Die 6 Darshanas- vedische Sichtweisen od. Philosophiesysteme (2024)

Die Veden sind uralt und sie sind die Wurzel der indischen Philosophie und des Hinduismus, es ergeben sich aus den Veden sehr unterschiedliche Sichtweisen die als “Darshanas” bezeichnet werden.

Darshana – Sichtweisen mit Bezug zu den Veden

Das Wort “Darshana” ist vielfältig und bedeutet etwa:

  • Anschauung, Sichtweise, Anblick, Betrachtung, Beobachtung, Erlebnis, Erkenntnis,…

Es leitet sich von dem Wort “Drish” ab, welches “sehen” bedeutet und es wird oft im Alltag angewendet, so sagt man z.B. wenn man in einen Shiva-Tempel geht “Darshan von Shiva bekommen” also von der dort installierten Shivamanifestation “gesehen werden” bzw. diesen sehen, also “Darshana” im Sinne von Gottesschau.

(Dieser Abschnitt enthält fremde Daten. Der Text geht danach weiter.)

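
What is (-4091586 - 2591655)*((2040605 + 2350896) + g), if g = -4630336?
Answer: 1596191864235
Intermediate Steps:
(-4091586 - 2591655)*((2040605 + 2350896) + g) = (-4091586 - 2591655)*((2040605 + 2350896) - 4630336) = -6683241*(4391501 - 4630336) = -6683241*(-238835) = 1596191864235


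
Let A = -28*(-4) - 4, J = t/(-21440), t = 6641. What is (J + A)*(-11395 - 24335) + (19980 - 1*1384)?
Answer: -8209754843/2144 ≈ -3.8292e+6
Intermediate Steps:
J = -6641/21440 (J = 6641/(-21440) = 6641*(-1/21440) = -6641/21440 ≈ -0.30975)
A = 108 (A = 112 - 4 = 108)
(J + A)*(-11395 - 24335) + (19980 - 1*1384) = (-6641/21440 + 108)*(-11395 - 24335) + (19980 - 1*1384) = (2308879/21440)*(-35730) + (19980 - 1384) = -8249624667/2144 + 18596 = -8209754843/2144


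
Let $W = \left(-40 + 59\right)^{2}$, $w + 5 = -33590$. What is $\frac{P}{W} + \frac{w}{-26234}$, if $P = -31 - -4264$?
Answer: $\frac{123176317}{9470474} \approx 13.006$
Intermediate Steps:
$w = -33595$ ($w = -5 - 33590 = -33595$)
$P = 4233$ ($P = -31 + 4264 = 4233$)
$W = 361$ ($W = 19^{2} = 361$)
$\frac{P}{W} + \frac{w}{-26234} = \frac{4233}{361} - \frac{33595}{-26234} = 4233 \cdot \frac{1}{361} - - \frac{33595}{26234} = \frac{4233}{361} + \frac{33595}{26234} = \frac{123176317}{9470474}$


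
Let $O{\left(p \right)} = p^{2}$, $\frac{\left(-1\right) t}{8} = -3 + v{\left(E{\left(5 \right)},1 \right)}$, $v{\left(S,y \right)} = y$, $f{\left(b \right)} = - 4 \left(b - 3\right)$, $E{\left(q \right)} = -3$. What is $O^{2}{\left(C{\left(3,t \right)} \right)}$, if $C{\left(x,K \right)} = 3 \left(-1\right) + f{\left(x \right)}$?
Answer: $81$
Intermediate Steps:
$f{\left(b \right)} = 12 - 4 b$ ($f{\left(b \right)} = - 4 \left(-3 + b\right) = 12 - 4 b$)
$t = 16$ ($t = - 8 \left(-3 + 1\right) = \left(-8\right) \left(-2\right) = 16$)
$C{\left(x,K \right)} = 9 - 4 x$ ($C{\left(x,K \right)} = 3 \left(-1\right) - \left(-12 + 4 x\right) = -3 - \left(-12 + 4 x\right) = 9 - 4 x$)
$O^{2}{\left(C{\left(3,t \right)} \right)} = \left(\left(9 - 12\right)^{2}\right)^{2} = \left(\left(-3\right)^{2}\right)^{2} = 9^{2} = 81$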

Eine Gottesschau kann man auch bekommen in tiefer Meditation oder anderen besonderen Bewusstseinszuständen, man spricht dann auch von “Darshan haben”. Oder man sagt auch wenn man einen erleuchteten Meister besucht “zum Darshan bei X gehen”, also seinen Anblick erleben, auch hier schaut man etwas Göttliches oder wird davon gesehen.

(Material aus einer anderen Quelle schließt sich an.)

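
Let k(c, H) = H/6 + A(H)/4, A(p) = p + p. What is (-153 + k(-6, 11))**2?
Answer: 190969/9 ≈ 21219.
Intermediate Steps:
A(p) = 2*p
k(c, H) = 2*H/3 (k(c, H) = H/6 + (2*H)/4 = H*(1/6) + (2*H)*(1/4) = H/6 + H/2 = 2*H/3)
(-153 + k(-6, 11))**2 = (-153 + (2/3)*11)**2 = (-153 + 22/3)**2 = (-437/3)**2 = 190969/9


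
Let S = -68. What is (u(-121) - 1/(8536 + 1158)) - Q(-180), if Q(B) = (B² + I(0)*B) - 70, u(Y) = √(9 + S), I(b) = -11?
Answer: -332601141/9694 + I*√59 ≈ -34310.0 + 7.6811*I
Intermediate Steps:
u(Y) = I*√59 (u(Y) = √(9 - 68) = √(-59) = I*√59)
Q(B) = -70 + B² - 11*B (Q(B) = (B² - 11*B) - 70 = -70 + B² - 11*B)
(u(-121) - 1/(8536 + 1158)) - Q(-180) = (I*√59 - 1/(8536 + 1158)) - (-70 + (-180)² - 11*(-180)) = (I*√59 - 1/9694) - (-70 + 32400 + 1980) = (I*√59 - 1*1/9694) - 1*34310 = (I*√59 - 1/9694) - 34310 = (-1/9694 + I*√59) - 34310 = -332601141/9694 + I*√59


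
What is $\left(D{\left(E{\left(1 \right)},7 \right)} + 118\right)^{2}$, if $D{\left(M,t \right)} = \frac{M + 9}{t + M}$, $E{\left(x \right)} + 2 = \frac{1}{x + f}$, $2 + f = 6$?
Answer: $\frac{2408704}{169} \approx 14253.0$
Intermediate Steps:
$f = 4$ ($f = -2 + 6 = 4$)
$E{\left(x \right)} = -2 + \frac{1}{4 + x}$ ($E{\left(x \right)} = -2 + \frac{1}{x + 4} = -2 + \frac{1}{4 + x}$)
$D{\left(M,t \right)} = \frac{9 + M}{M + t}$
$\left(D{\left(E{\left(1 \right)},7 \right)} + 118\right)^{2} = \left(\frac{9 + \frac{-7 - 2}{4 + 1}}{\frac{-7 - 2}{4 + 1} + 7} + 118\right)^{2} = \left(\frac{9 + \frac{-7 - 2}{5}}{\frac{-7 - 2}{5} + 7} + 118\right)^{2} = \left(\frac{9 + \frac{1}{5} \left(-9\right)}{\frac{1}{5} \left(-9\right) + 7} + 118\right)^{2} = \left(\frac{9 - \frac{9}{5}}{- \frac{9}{5} + 7} + 118\right)^{2} = \left(\frac{1}{\frac{26}{5}} \cdot \frac{36}{5} + 118\right)^{2} = \left(\frac{5}{26} \cdot \frac{36}{5} + 118\right)^{2} = \left(\frac{18}{13} + 118\right)^{2} = \left(\frac{1552}{13}\right)^{2} = \frac{2408704}{169}$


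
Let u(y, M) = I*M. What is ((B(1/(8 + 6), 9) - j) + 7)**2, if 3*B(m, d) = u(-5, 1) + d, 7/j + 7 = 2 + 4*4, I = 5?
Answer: 132496/1089 ≈ 121.67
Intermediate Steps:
j = 7/11 (j = 7/(-7 + (2 + 4*4)) = 7/(-7 + (2 + 16)) = 7/(-7 + 18) = 7/11 ≈ 0.63636)
u(y, M) = 5*M
B(m, d) = 5/3 + d/3 (B(m, d) = (5*1 + d)/3 = (5 + d)/3 = 5/3 + d/3)
((B(1/(8 + 6), 9) - j) + 7)**2 = (((5/3 + (1/3)*9) - 1*7/11) + 7)**2 = (((5/3 + 3) - 7/11) + 7)**2 = ((14/3 - 7/11) + 7)**2 = (133/33 + 7)**2 = (364/33)**2 = 132496/1089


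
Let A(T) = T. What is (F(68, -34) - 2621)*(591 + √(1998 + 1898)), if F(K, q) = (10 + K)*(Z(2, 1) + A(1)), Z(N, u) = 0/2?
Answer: -1502913 - 5086*√974 ≈ -1.6616e+6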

bei diesem Artikel geht es aber um die klassischen Betrachtungsweisen die aus den Veden resultieren und eben als “Darshanas” bezeichnet werden. Diese “Shad Darshanas”, also sechs Darshanas werden als Astika (Orthodox) bezeichnet, weil sie die Authorität der Veden anerkennen bzw. sie als maßgeblich betrachtet werden. Es gibt natürlich in der indischen Philosophie noch viele weitere Arten die Welt zu sehen und zu beschreiben, vor allem wäre da das Tantra zu nennen welches sich nicht auf den vedischen Ansatz bezieht und somit als Nastika (unorthodox) bezeichnet wird. Und es gibt aber auch noch weitere Sichtweisen mit Bezug auf die Veden, so z.B. das “Achintya Bheda Abheda” oder auch das “Shaiva Siddhanta”, aber klassisch sind die folgenden 6 Darshanas.

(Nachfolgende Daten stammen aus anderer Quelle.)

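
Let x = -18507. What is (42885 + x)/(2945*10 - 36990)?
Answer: -12189/3770 ≈ -3.2332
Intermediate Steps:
(42885 + x)/(2945*10 - 36990) = (42885 - 18507)/(2945*10 - 36990) = 24378/(29450 - 36990) = 24378/(-7540) = 24378*(-1/7540) = -12189/3770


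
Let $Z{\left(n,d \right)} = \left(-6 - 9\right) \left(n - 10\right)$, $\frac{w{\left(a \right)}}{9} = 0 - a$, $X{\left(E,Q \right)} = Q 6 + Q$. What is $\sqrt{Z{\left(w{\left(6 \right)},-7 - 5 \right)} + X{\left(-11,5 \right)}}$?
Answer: $\sqrt{995} \approx 31.544$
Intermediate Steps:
$X{\left(E,Q \right)} = 7 Q$ ($X{\left(E,Q \right)} = 6 Q + Q = 7 Q$)
$w{\left(a \right)} = - 9 a$ ($w{\left(a \right)} = 9 \left(0 - a\right) = 9 \left(- a\right) = - 9 a$)
$Z{\left(n,d \right)} = 150 - 15 n$ ($Z{\left(n,d \right)} = - 15 \left(-10 + n\right) = 150 - 15 n$)
$\sqrt{Z{\left(w{\left(6 \right)},-7 - 5 \right)} + X{\left(-11,5 \right)}} = \sqrt{\left(150 - 15 \left(\left(-9\right) 6\right)\right) + 7 \cdot 5} = \sqrt{\left(150 - -810\right) + 35} = \sqrt{\left(150 + 810\right) + 35} = \sqrt{960 + 35} = \sqrt{995}$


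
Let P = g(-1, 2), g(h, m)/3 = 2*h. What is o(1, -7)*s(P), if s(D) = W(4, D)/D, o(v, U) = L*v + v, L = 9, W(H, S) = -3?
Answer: 5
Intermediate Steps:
g(h, m) = 6*h (g(h, m) = 3*(2*h) = 6*h)
P = -6 (P = 6*(-1) = -6)
o(v, U) = 10*v (o(v, U) = 9*v + v = 10*v)
s(D) = -3/D
o(1, -7)*s(P) = (10*1)*(-3/(-6)) = 10*(-3*(-1/6)) = 10*(1/2) = 5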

Shat Astika Darshana, 6 klassische Philosophiesysteme

für das moderne integrale Yoga sind vor allem 3 dieser Darshanas wichtig:

  • Yoga- auch gerne genauer als Raja Yoga bezeichnet, eine Mischung aus der dualistischen Samkhya Sichtweise, kombiniert mit einer offenen Vorstellung von Gott als “Ishwara” = höchstes Prinzip sowie buddhistischen, vedantischen, tantrischen und jainistischen Elementen.
  • Uttara Mimamsa- wörtlich “abschliessende Betrachtung”, bezieht sich auf den letzten Abschnitt der 4 Teile vedischer Schriften, den Upanishaden. Wird in späteren Ausprägungen meistens als Vedanta bezeichnet und ist die absolute, nonduale Sichtweise.
  • Samkhya- wörtlich “Aufzählung” oder “in allen Einzelheiten beschreibend” und es werden hier die wirklichkeitsbestimmenden Elemente analysiert und benannt, es ist eine dualistische Sicht wo das höchste Prinzip und die natur von einander getrennt sind.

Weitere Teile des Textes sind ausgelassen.